Wednesday, August 28, 2013

OUE Hospitality Trust

OUE Hospitality Trust: CS and DB initiated on OUE H Trust, both with a BUY call and TP of $1.04 and $0.94 respectively. OUE Hospitality Trust (OUEHT) offers unique exposure to prime hospitality and retail in Singapore through Mandarin Orchard (MOS), the largest hotel on Orchard Road, and the adjoining Mandarin Gallery (MG). Growth is supported by the MOS refurbishment and reversions at MG, a visible sponsor acquisition pipeline and recovery in prime retail rents in the longer term. DB forecast DPU growth of 2.0% in FY13 and 5.3% in FY14. For MOS, the additional 26 rooms and refurbishment programme should help boost room rates and narrow the RevPAR gap to the sector.
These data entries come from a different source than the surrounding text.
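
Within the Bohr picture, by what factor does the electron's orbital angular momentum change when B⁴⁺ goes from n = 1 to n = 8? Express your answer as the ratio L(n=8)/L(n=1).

L = nℏ depends only on n, so L ∝ n.
L(n=8)/L(n=1) = (8/1)^1 = 8

8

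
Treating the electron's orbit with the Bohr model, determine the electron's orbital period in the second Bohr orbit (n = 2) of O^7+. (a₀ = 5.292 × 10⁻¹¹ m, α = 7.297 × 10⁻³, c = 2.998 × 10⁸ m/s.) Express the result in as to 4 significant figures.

r = n²a₀/Z = 2²·5.292 × 10⁻¹¹/8 = 2.646 × 10⁻¹¹ m
v = Zαc/n = 8·0.007297·2.998 × 10⁸/2 = 8.751 × 10⁶ m/s
T = 2πr/v = 1.900 × 10⁻¹⁷ s = 19.00 as

19.00 as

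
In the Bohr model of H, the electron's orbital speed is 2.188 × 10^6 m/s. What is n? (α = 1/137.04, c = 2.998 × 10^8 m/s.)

1

v_n = Zαc/n ⇒ n = Zαc/v = 1 × 0.007297 × 2.998 × 10^8 / 2.188 × 10^6 ≈ 1.00
n = 1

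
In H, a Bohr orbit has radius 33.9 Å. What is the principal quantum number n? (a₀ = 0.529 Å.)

8

r_n = n²a₀/Z ⇒ n² = rZ/a₀ = 33.9 × 1 / 0.529 ≈ 64.08
n = 8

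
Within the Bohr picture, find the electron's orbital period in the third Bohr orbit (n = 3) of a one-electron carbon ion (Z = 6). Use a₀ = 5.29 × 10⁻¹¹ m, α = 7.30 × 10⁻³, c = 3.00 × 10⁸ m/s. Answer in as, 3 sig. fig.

114 as

r = n²a₀/Z = 3²·5.29 × 10⁻¹¹/6 = 7.94 × 10⁻¹¹ m
v = Zαc/n = 6·0.00730·3.00 × 10⁸/3 = 4.38 × 10⁶ m/s
T = 2πr/v = 1.14 × 10⁻¹⁶ s = 114 as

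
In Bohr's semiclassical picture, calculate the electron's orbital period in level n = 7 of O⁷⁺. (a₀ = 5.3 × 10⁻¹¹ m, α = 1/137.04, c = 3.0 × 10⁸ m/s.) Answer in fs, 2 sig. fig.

r = n²a₀/Z = 7²·5.3 × 10⁻¹¹/8 = 3.2 × 10⁻¹⁰ m
v = Zαc/n = 8·0.0073·3.0 × 10⁸/7 = 2.5 × 10⁶ m/s
T = 2πr/v = 8.2 × 10⁻¹⁶ s = 0.82 fs

0.82 fs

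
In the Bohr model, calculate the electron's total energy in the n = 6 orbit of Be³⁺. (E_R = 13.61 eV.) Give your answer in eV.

E_n = −E_R·Z²/n² = −13.61 × 4²/6² = -6.049 eV

-6.049 eV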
Average rents at MG are expected to register a two-year CAGR of 5.4% following the first renewal cycle last year, supported by above-average shopper traffic (+7.7% in FY12) and tenant sales (+5.1%) with longer-term cyclical recovery potential. OUEHT’s hotel master lease agreement and rental for MG together account for 71% of FY13E NPI. Leasing risk for MG is limited with 0.9% and 19.8% of NLA expiring in 2013 and 2014; 47% of leases have step-ups, with a weighted average step-up of 5.5% p.a. OUEHT has a right of first refusal (ROFR) over the Sponsor’s hospitality assets. Three assets have been identified that could double OUE’s room stock. Crowne Plaza Changi Airport could be the first to be acquired, which could result in 1-3% accretion to its FY14E DPU. The Sponsor has a good track record in repositioning and growing assets. OUE H Trust has an attractive 7.6% FY14E yield implies a 490bps spread over the 10-year government bond.